Troy’s Bar-B-Que, an institution in North Rome for nearly a century, is the latest victim of the COVID-19 pandemic in Rome.
Owner Mike Wendt will close the restaurant after breakfast Saturday morning.
Wendt, who has run the iconic restaurant for the last seven years, said his lease expires at the end of April and that it has become difficult to cook while trying to move some of his kitchen equipment out so he decided to pull the plug on the business two weeks before the end of the lease.
The original building, near the intersection of North Broad Street and Calhoun Road was bulldozed decades ago and the business moved into a building that was constructed behind the original shop, closer to the Norfolk Southern Railroad tracks.
Broadus Coker operated the business for more than 30 years before passing it on to his son, Frankie Coker in the early ’80s.
Coker’s daughter, Dr.

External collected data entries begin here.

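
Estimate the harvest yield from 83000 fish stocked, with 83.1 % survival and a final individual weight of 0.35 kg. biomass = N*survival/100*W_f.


Survivors = 83000 * 83.1/100 = 68973 fish
Harvest biomass = survivors * W_f = 68973 * 0.35 = 24140.55 kg

24140.55 kg


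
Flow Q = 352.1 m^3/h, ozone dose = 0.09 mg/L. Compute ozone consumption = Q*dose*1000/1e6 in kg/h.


O3 demand (mg/h) = Q * dose * 1000 = 352.1 * 0.09 * 1000 = 31689 mg/h
Convert mg to kg: 31689 / 1e6 = 0.031689 kg/h

0.031689 kg/h


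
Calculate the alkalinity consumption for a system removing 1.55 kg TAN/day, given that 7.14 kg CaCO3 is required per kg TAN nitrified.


Alkalinity factor: 7.14 kg CaCO3 consumed per kg TAN nitrified
alk = 1.55 kg TAN * 7.14 = 11.067 kg CaCO3/day

11.067 kg CaCO3/day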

Jenn Coker, who now lives in Colorado, said that she can remember going with her brother to the restaurant every day after school where they would sit at the counter and do their homework.
Frankie Coker ran it for a little more than a decade before selling the business to Mike and D.F. Williams. Marie Wesson was part of a group that acquired the business in 2004 and she sold it to Wendt seven years ago.

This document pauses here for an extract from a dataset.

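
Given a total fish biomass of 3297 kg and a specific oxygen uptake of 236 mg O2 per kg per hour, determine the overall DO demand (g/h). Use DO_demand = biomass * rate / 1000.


Total O2 consumption (mg/h) = 3297 kg * 236 mg/(kg*h) = 778092 mg/h
Convert to g/h: 778092 / 1000 = 778.092 g/h

778.092 g/h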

“I tried to be a good steward and I’ve paid everybody and I’m done, it’s just not a good time for me to be in this business,” Wendt said. “After COVID, maybe a year from now this might be a great thing to do but not right now.”

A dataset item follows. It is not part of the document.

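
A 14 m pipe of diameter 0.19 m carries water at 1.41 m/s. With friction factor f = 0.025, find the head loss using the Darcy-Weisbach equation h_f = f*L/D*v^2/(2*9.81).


v^2 = 1.41^2 = 1.9881 m^2/s^2
L/D = 14/0.19 = 73.684211
h_f = f*(L/D)*v^2/(2g) = 0.025 * 73.684211 * 1.9881 / 19.62 = 0.186661 m

0.186661 m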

Attorney David Guldenschuh said he has regarded Troy’s as a satellite office for years.
“I’ve got to find someplace else for breakfast now,” Guldenschuh said. The attorney said his staple for breakfast is called “Eggs over David,” the whites are cooked, the yellow is runny and there’s no brown skirt around the edges.
Jimmy Brock, who’s been eating at Troy’s for longer than he could remember, said he hated to see Troy’s close, “because it’s just about the best place for breakfast in Rome.”
Wendt said COVID cost the restaurant so much business, but he hasn’t ruled out the possibly of reopening at another location in the future.
“For now I’ve got to recover from this financially,” Wendt said. “I still love cooking.”